Jack Shafer, senior media writer for Politico, said, “Nobody will miss newspapers more than me when they finally vanish.” However, publishers and journalists may not honestly report on certain issues and events, given the history of politicians (usually Republicans like Mr. Trump) threatening to defund NPR and PBS when they don't like the coverage. He asked, "You wouldn't put a dead man on a ventilator, would you?"

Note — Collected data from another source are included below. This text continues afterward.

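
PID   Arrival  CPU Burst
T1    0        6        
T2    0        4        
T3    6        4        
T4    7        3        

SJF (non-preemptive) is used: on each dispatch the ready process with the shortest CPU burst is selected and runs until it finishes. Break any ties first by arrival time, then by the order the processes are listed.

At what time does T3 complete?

Timeline: | T2 0-4 | T1 4-10 | T4 10-13 | T3 13-17 |
Completion: T1=10  T2=4  T3=17  T4=13

17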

Editor & Publisher Magazine took a position opposite that of Shafer in a 2020 editorial penned by publisher Mike Blinder. They stated "there are thousands of smaller community newspapers that are still operating with decent profits and serving their communities that lack other news outlets." Blinder continued, "Community publishers generally operate with much more efficiency than the big market dailies and have better relationships with the local advertising community. Plus, they perform a necessary, critical service (as mandated in the Constitution) of making the local government accountable to the people they serve, or as some say: “Speak truth to power.” These are the cities and counties that must continue to have an authoritative, credible voice through this crisis and beyond. Blinder also devoted episodes of his Editor & Publisher podcast series "E&P Reports" to this issue including the following:
- "How the Local Journalism Sustainability Act Can Provide Tax Credits for Advertisers, Subscribers and Our Newsroom Salaries" (January 24, 2020),
- "The Local Journalism Sustainability Act Needs Your Help, Now!" (August 14, 2020),
- "The Time is Now to Support the Local Journalism Sustainability Act" (July 21, 2021), and
- "Urgent and Sustained Advocacy Needed for the LJSA" (November 7, 2021).